Sita Valles é talvez a mais conhecida das vítimas da purga do MPLA – ela, o marido José Van Dunem, comissário político do Estado Maior e Nito Alves, ex-ministro do Interior.
“Ainda estou preso”, afirma jornalista independente
Mas, de uma forma ou de outra, a repressão que se seguiu ao 27 de maio de 1977 deixou marcas na vida de grande parte dos angolanos, relata o jornalista independente William Tonet. “Direta ou indiretamente, a maior parte dos angolanos daquele tempo está envolvida no 27 de maio. Eu estive envolvido no 27 de maio, a minha família esteve envolvida, a partir do meu pai, que foi preso. Dois tios meus estiveram presos e foram enterrados vivos, sem qualquer tipo de julgamento”, disse Tonet, em entrevista à Deutsche Welle.
“Matemática e juridicamente falando, eu ainda estou preso”, denunciou o angolano. “Porque a gente não tem formalizado, sequer, nenhum mandado de soltura, como não tem nenhuma acusação. Sofremos sevícias sobre um crime que nos foi imputado e que não chegou a ser provado”, continuou.
William Tonet lembrou ainda as palavras do primeiro presidente angolano naquela altura: “E nunca, inclusive, se deu a oportunidade às pessoas que eram apontadas como querendo dar um golpe de Estado a Agostinho Neto, de serem ouvidas. Porque ele disse que ‘não haveria julgamento’ e que ‘nem perderiam tempo com julgamento’. Portanto, foi uma autêntica barbárie”, afirmou.

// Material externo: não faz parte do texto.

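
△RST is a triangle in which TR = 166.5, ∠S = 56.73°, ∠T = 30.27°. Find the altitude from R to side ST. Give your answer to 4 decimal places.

The third angle is ∠R = 180° − ∠S − ∠T = 93.00°.
Law of sines: ST = TR·sin R/sin S ≈ 198.87.
Law of sines: RS = TR·sin T/sin S ≈ 100.38.
Area = ½·TR·ST·sin T ≈ 8345.3.
The altitude from R has length 2·area/ST ≈ 83.929.

h_R ≈ 83.9286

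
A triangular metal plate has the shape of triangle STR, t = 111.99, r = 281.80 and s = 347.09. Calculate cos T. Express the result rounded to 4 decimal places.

By the law of cosines, cos T = (r² + s² − t²) / (2·r·s) ≈ 0.95768, so ∠T ≈ 0.2920 rad.

cos T ≈ 0.9577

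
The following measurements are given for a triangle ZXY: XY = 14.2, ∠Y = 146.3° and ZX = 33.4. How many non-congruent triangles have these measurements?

XY·sin Y = 14.2·sin(146.3°) ≈ 7.879.
Since ∠Y is not acute, a triangle exists only if ZX > XY; here ZX > XY, so there is exactly one triangle.

1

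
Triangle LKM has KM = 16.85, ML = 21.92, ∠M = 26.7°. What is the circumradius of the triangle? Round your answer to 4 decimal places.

By the law of cosines, LK² = KM² + ML² − 2·KM·ML·cos M = 104.47, so LK ≈ 10.221.
Area = ½·KM·ML·sin M ≈ 82.978.
Circumradius = LK/(2 sin M) ≈ 11.374.

11.3740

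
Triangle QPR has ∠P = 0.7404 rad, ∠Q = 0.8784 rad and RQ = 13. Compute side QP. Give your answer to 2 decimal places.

19.25

The third angle is ∠R = π − ∠Q − ∠P = 1.5228 rad.
Law of sines: QP = RQ·sin R/sin P ≈ 19.249.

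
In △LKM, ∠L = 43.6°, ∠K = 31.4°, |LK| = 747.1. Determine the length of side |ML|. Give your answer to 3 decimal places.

The third angle is ∠M = 180° − ∠L − ∠K = 105.00°.
Law of sines: |ML| = |LK|·sin K/sin M ≈ 402.98.

402.977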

Decapitados sem razão conhecida
Há relatos de famílias chacinadas, presos enterrados vivos, corpos lançados de aviões ou ravinas, fuzilamentos arbitrários, tortura aplicada com uma crueldade indescritível. As cadeias eram sucessivamente cheias e esvaziadas. Estudantes que estavam na União Soviética , na Bulgária, na Checoslováquia e noutros países de leste foram mandados regressar e muitos foram decapitados sem se conhecer a razão. Nas faculdades, desapareceram cursos inteiros. Desapareceram também novos e velhos militantes do MPLA, ministros e chefes militares.
Para o historiador português José Milhazes o então presidente Agostinho Neto instrumentalizou os acontecimentos de 27 de maio de 1977. “O 27 de maio foi uma ‘inventona’ [revolução imaginária] criada por parte de Agostinho Neto e pela então parte da direção do MPLA, que aproveitou a manifestação do Nito Alves – que não tinha por objetivo a tomada do poder nem a realização de um golpe de Estado – para neutralizar fações muito importantes dentro do movimento [MPLA] que tinham divergências para com ele”, avalia.
Em causa estavam no fundo divergências ideológicas entre Agostinho Neto, adepto de uma via “terceiro mundista” para Angola, com características semelhantes à argelina, e Nito Alves, advogado da ortodoxia soviética. Em Angola não podia haver contra revolução popular e, por isso, Neto, o presidente poeta, foi irredutível: ‘não haverá perdão para quem pense de forma diferente da linha oficial do MPLA’.
Apesar da dimensão do massacre, o tema é tabu, explica José Milhazes: “É que alguns dos intervenientes ainda estão no poder. Quero recordar que o presidente José Eduardo dos Santos, naquela altura, era já um membro da direção do MPLA e que participou diretamente no conflito”, lembra o historiador.